En este poema también se recoge la idea que Martí trata en la estrofa penúltima de Versos sencillos, con su flujo y su transformación que da paso a lo nuevo. Todo un razonar que pugna por nacer en 25 líneas es resumido sabiamente por Martí en una instantánea de cuatro versos en “Dos Milagros”, y en la estrofa quinta del poema I de Versos sencillos.

[18] Eliseo Diego. Ob. cit, p. 124.

[19] Emilio de Armas en postgrado sobre la poesía de José Martí, impartido en los años noventa, afirmaba que se podía llevar a cabo una investigación sobre el uso eficaz de los adjetivos en la poesía de Martí.

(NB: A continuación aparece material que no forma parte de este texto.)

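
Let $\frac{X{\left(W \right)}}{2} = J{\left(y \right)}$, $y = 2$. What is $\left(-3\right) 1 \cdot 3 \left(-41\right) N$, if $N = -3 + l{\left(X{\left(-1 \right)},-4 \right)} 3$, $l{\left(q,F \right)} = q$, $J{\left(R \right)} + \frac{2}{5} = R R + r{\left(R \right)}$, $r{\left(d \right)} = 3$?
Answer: $\frac{67527}{5} \approx 13505.0$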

[20] Eliseo Diego. Ob. cit, p. 125.

[21] Francisco de Oraá. “De la fuente con dos ramas. Contribución a una lectura poética de los Versos sencillos” en Anuario del Centro de Estudios Martianos, n. 6, La Habana, 1983, pp. 168 y 172.

[22] Roberto Méndez Martínez. Ob. Cit, p. 115.

[23] Cintio Vitier afirma que en estos cuatro versos está formulada la filosofía de Versos sencillos. He aquí el verso platónico y pitagórico, que apunta a la armonía del cielo estrellado, pero esa armonía es el fruto del sufrimiento, de un sacrificio, de una combustión, como lo sabía Anaximandro y Heráclito y los estoicos. Como lo sabe en más alto grado Cristo. Martí pensaba que la historia del hombre tenía que ser una conquista de la naturaleza, no solo como fuente de recursos y energías, sino además como fuente de su propio ser, de su propio espíritu. Esa conquista de la naturaleza por la historia no implica ninguna vuelta a estadíos primitivos, sino todo lo contrario, el acceso a una participación caracterizada por la comunidad de la conciencia. Para llegar a esa justicia, y merecer ese descanso y ese crecimiento, es necesario el heroísmo que es abordado en el poema 45. Cintio Vitier. Temas martianos, Biblioteca Nacional José Martí, 1969, La Habana, pp. 170-171.

[24] Roberto Méndez. Ob. cit, p. 115.

[25] Eliseo Diego afirma que tocado así el corazón de toda su vida, no queda espacio más que para la transparentísima sobreabundancia de las tres últimas estrofas: “Todo es hermoso y constante”, dice, iniciando otro de esos saltos o sorpresivas transiciones en que lo sabemos maestro: del vive al es, del hijo al todo, de la criatura hecha para morir al todo de perpetua belleza. Pero, ¿dejaremos que se nos escape el contraste más audaz, aquel que supone afirmar, apenas acaba de expresar el horror y sin sentido de la historia humana en su “pueblo esclavo”, que “Todo es música y razón?” No es afirmación gratuita, sin embargo, sino la suprema expresión de lo que Fina García Marruz llamó “el papel del sufrimiento en el orden.” (“Los versos de Martí”, Temas Martianos, p. 258.)  “Y todo, como el diamante /Antes de luz es carbón.” Expresión de una ley de armonía de contrarios a la que obedece el universo entero como un gigantesco organismo, desde sus mismas entrañas de roca. A esta ley no puede ser ajeno, ni siquiera a aquello que parece ser la negación de todo orden: aun en la muerte el sinsentido total, debe someterse a la ley de “música y razón”: “Y que no hay fruta en la tierra /Como la del camposanto”. Puede que no se trate de un postulado metafísico: Martí no hace mucha distinción entre naturaleza y “más allá”: el más allá es solo una dimensión más alta a la que enriquece la muerte. Pero lo decisivo es la reducción de la gran irreductible, de la gran negadora, al orden de la razón, donde cobrará sentido nada menos que por su utilidad, y a la armonía de la música, en que debe también servir, esta vez como contrapunto de la vida. Eliseo Diego. Ob. cit, pp. 130-131.

[26] Fina García Marruz. “Los Versos sencillos”. Ensayos. Editorial Letras Cubanas, La Habana, 2003, p. 191. Se trata del siguiente aforismo de Goethe: “Gris es toda teoría y verde el áureo árbol de la vida”.